The USS Wake's crew was quickly interned and suffered a similar fate of the crew of HMS Peterel.
Later (in 1944) Lt. Comander Columbus Smith made a daring and successful escape from a Japanese prison.
A list of some of the USS Wake's crew who survived the war can be found below. The Source - USMC History Center, Washington DC. Special thanks to Prof. Eric Niderost of Chabot College, California.
Seial Place of
Name, Rank, No, Service, Rescue, Notes
Columbus Darwin Smith, Lt Cmdr, 56415,USNR, escaped, CO
Howard Thomas Washburn, PhM1c, 1630190, USN, Hakodate
Allred Carter Sanders, CQM, 6256894, USN, Hakodate #2, Ret
Juan Balajadia, SC1c, 1102703, USN, Hakodate #2
Wilbur Earl Ballard, WT1c, 2429483, USN, Kawasaki Osaka #5
Steward Gordon Barbour RM2c, 6256894 USN, Kawasaki Osaka #5
Daniel Colilla, MM1c, 2133033, USN, Fukuoka #1
Claude Nathan Conaway, GM1c, 1222129, USN Hakodate #3, FR
Edgar Elwood Fuller, RM2c, 3757397, USN, Kawasaki Osaka #5
William Benjamin Ganci CRM, 2147388, USN, Osaka area
Christian William Hein MM1c 2426774, USN, Fukuoka #1
Albert Priest Henry, MM1c, 1718438, USN, Hakodate #3, FR
Alfred Joseph Herbert, BM1c, 2010544, USN, Hakodate #3, Hubert?

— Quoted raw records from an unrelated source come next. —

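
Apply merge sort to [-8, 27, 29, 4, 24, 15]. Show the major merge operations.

Divide and conquer:
  Merge [27] + [29] -> [27, 29]
  Merge [-8] + [27, 29] -> [-8, 27, 29]
  Merge [24] + [15] -> [15, 24]
  Merge [4] + [15, 24] -> [4, 15, 24]
  Merge [-8, 27, 29] + [4, 15, 24] -> [-8, 4, 15, 24, 27, 29]


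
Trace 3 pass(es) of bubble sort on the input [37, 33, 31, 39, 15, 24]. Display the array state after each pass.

After pass 1: [33, 31, 37, 15, 24, 39] (4 swaps)
After pass 2: [31, 33, 15, 24, 37, 39] (3 swaps)
After pass 3: [31, 15, 24, 33, 37, 39] (2 swaps)
Total swaps: 9


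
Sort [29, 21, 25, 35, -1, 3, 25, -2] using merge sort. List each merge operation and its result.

Divide and conquer:
  Merge [29] + [21] -> [21, 29]
  Merge [25] + [35] -> [25, 35]
  Merge [21, 29] + [25, 35] -> [21, 25, 29, 35]
  Merge [-1] + [3] -> [-1, 3]
  Merge [25] + [-2] -> [-2, 25]
  Merge [-1, 3] + [-2, 25] -> [-2, -1, 3, 25]
  Merge [21, 25, 29, 35] + [-2, -1, 3, 25] -> [-2, -1, 3, 21, 25, 25, 29, 35]


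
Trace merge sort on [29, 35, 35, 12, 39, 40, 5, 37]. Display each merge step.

Divide and conquer:
  Merge [29] + [35] -> [29, 35]
  Merge [35] + [12] -> [12, 35]
  Merge [29, 35] + [12, 35] -> [12, 29, 35, 35]
  Merge [39] + [40] -> [39, 40]
  Merge [5] + [37] -> [5, 37]
  Merge [39, 40] + [5, 37] -> [5, 37, 39, 40]
  Merge [12, 29, 35, 35] + [5, 37, 39, 40] -> [5, 12, 29, 35, 35, 37, 39, 40]


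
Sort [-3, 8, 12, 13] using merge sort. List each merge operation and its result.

Divide and conquer:
  Merge [-3] + [8] -> [-3, 8]
  Merge [12] + [13] -> [12, 13]
  Merge [-3, 8] + [12, 13] -> [-3, 8, 12, 13]


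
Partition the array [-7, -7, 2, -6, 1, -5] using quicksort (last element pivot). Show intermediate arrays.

Partition 1: pivot=-5 at index 3 -> [-7, -7, -6, -5, 1, 2]
Partition 2: pivot=-6 at index 2 -> [-7, -7, -6, -5, 1, 2]
Partition 3: pivot=-7 at index 1 -> [-7, -7, -6, -5, 1, 2]
Partition 4: pivot=2 at index 5 -> [-7, -7, -6, -5, 1, 2]


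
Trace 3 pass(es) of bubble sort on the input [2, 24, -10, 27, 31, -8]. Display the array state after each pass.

After pass 1: [2, -10, 24, 27, -8, 31] (2 swaps)
After pass 2: [-10, 2, 24, -8, 27, 31] (2 swaps)
After pass 3: [-10, 2, -8, 24, 27, 31] (1 swaps)
Total swaps: 5


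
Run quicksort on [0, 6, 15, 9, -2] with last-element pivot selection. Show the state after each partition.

Partition 1: pivot=-2 at index 0 -> [-2, 6, 15, 9, 0]
Partition 2: pivot=0 at index 1 -> [-2, 0, 15, 9, 6]
Partition 3: pivot=6 at index 2 -> [-2, 0, 6, 9, 15]
Partition 4: pivot=15 at index 4 -> [-2, 0, 6, 9, 15]


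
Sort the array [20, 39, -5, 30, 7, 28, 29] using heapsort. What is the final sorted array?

Build heap: [39, 30, 29, 20, 7, 28, -5]
Extract 39: [30, 20, 29, -5, 7, 28, 39]
Extract 30: [29, 20, 28, -5, 7, 30, 39]
Extract 29: [28, 20, 7, -5, 29, 30, 39]
Extract 28: [20, -5, 7, 28, 29, 30, 39]
Extract 20: [7, -5, 20, 28, 29, 30, 39]
Extract 7: [-5, 7, 20, 28, 29, 30, 39]


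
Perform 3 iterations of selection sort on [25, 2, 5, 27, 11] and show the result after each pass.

Pass 1: Select minimum 2 at index 1, swap -> [2, 25, 5, 27, 11]
Pass 2: Select minimum 5 at index 2, swap -> [2, 5, 25, 27, 11]
Pass 3: Select minimum 11 at index 4, swap -> [2, 5, 11, 27, 25]


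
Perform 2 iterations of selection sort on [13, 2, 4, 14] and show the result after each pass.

Pass 1: Select minimum 2 at index 1, swap -> [2, 13, 4, 14]
Pass 2: Select minimum 4 at index 2, swap -> [2, 4, 13, 14]


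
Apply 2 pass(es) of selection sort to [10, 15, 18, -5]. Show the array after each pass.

Pass 1: Select minimum -5 at index 3, swap -> [-5, 15, 18, 10]
Pass 2: Select minimum 10 at index 3, swap -> [-5, 10, 18, 15]


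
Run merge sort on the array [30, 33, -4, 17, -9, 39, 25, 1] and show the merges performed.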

John Marcus Leftwich, RM1c, 2655539, USN, Kawasaki Osaka #5
William D. Loughner, EM1c, 2503488, USN, Fukuoka #1
Frederick J. Niles, WT1c, 3948262, USN, Kawasaki Osaka #5
William Joseph Phillips SC1c, 2613094, USN, Hakodate #3
Barney Daniel Prine, CMM, 1539297, USN, Fukuoka #1
Ernest Ivan Reece, BM1c, 3412396, USN, Hakodate #2, FR
Frederick Bernard Sharp CWT, 3830567, USN, Hakodate #2, FR
Gustie John Tardosky, RM1c, 2432142, USN, Osaka area
David Gerard Tierney, RM1c, 2121732, USN, Kawasaki Osaka #5
John D. Tobin, SK1c, 1043098, USN, Hakodate #2
Ralph YaleWilliams, MM2c, 2500494, USN, Hakodate #2
Charles Winterle, CBM, 1647601, USN, Hakodate #3
The men on the ships of the HMS Peterel and the USS Wake were abandoned by their countries as being expendable. They knew that they faced a certain death or imprisonment. They were not going to be rescued by anyone. Each one of these men are REAL HEROES and deserve the thanks and admiration of both countries.